The one Valentine's Day that stands out to me was when I received a red rose in a swan vase from 'the man I loved' which was completely and totally out of the norm for him. It was unexpected and it was wonderful.
I have memories of the years when girls at work would receive flowers from their special-someones. These little aches are par for the course if you are unhappy in your singleness.
I remember the longings as a child. I was a quiet, unnoticeable, uncertain and unpopular in the ways that I longed to be popular. I remember the quiet wishes for a secret valentine. The longings of a young girl.
Over the years, an average Valentine's Day normally passes without any more hoopla, than making sure that I have Valentine cards in the house for my kids to hand out at school.
This year, I felt a little different. As I saw the flyer's advertising the special Valentine bouquets, I seriously thought of buying some flowers for myself. When there were bonus air miles coupons attached to the advertising, I was sold on the idea. Except for one curious thing. There were no prices advertised.
I was at Safeway last night and I was firm in my decision to buy myself some flowers. I would have settled for a rose with baby's breath.
Then I saw the prices! Even for the most basic arrangement that felt special for the occasion, the cost was not practical in my eyes. I looked for a single rose. And any of the roses that I saw, were long past their 'best before' dates.
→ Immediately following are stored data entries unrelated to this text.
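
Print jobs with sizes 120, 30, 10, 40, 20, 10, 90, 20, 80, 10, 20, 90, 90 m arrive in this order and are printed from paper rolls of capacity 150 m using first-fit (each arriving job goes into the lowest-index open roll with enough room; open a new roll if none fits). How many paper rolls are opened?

  120 → roll 1 (new)  [load 120/150]
  30 → roll 1  [load 150/150]
  10 → roll 2 (new)  [load 10/150]
  40 → roll 2  [load 50/150]
  20 → roll 2  [load 70/150]
  10 → roll 2  [load 80/150]
  90 → roll 3 (new)  [load 90/150]
  20 → roll 2  [load 100/150]
  80 → roll 4 (new)  [load 80/150]
  10 → roll 2  [load 110/150]
  20 → roll 2  [load 130/150]
  90 → roll 5 (new)  [load 90/150]
  90 → roll 6 (new)  [load 90/150]
6 paper rolls opened.

6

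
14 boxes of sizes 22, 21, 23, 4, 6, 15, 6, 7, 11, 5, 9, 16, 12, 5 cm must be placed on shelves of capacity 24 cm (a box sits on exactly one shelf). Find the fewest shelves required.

Total = 23 + 22 + 21 + 16 + 15 + 12 + 11 + 9 + 7 + 6 + 6 + 5 + 5 + 4 = 162 cm.
Lower bound: ⌈162/24⌉ = 7 shelves.
A packing using 8 shelves:
  shelf 1: 23 = 23
  shelf 2: 22 = 22
  shelf 3: 21 = 21
  shelf 4: 16 + 7 = 23
  shelf 5: 15 + 9 = 24
  shelf 6: 12 + 11 = 23
  shelf 7: 6 + 6 + 5 + 5 = 22
  shelf 8: 4 = 4
No arrangement into 7 shelves stays within capacity, so 8 is optimal.

8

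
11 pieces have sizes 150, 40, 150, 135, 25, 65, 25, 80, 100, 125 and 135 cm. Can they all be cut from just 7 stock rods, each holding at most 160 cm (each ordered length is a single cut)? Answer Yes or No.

A valid assignment using 7 stock rods:
  stock rod 1: 150 = 150
  stock rod 2: 150 = 150
  stock rod 3: 135 + 25 = 160
  stock rod 4: 135 + 25 = 160
  stock rod 5: 125 = 125
  stock rod 6: 100 + 40 = 140
  stock rod 7: 80 + 65 = 145
Every load is within 160 cm, so 7 stock rods suffice.

Yes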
There were flowers galore - flowers, balloons and chocolates as soon as you entered the store, flowers by the checkouts, flowers in the special 'seasonal' area of the store, flowers in the flower department. But I couldn't find the one flower that I was looking for. A fresh bud that would bloom after I took it home. And the cost of the special bouquets they advertised were out of reach. So I left the store with my budget intact and the desire for that one rose bud with baby's breath unrealized.
I wandered around the house this morning and as I was thinking of what I could write about, I realized that it was Valentine's Day. I lit some candles and I am sitting in the candlelight this morning with my cup of coffee. And my cup runneth over.
I am at the point in my life where I have realized my own value. I believe that I am worthy of buying myself a flower. I don't need some one's love or opinion of me to validate the fact that I am okay. I have friends and family that I celebrate every day of my life with. Not just the Hallmark holidays. I am loved.
Happy Valentine's Day. May you find your own Valentine within yourself and the world that you have created.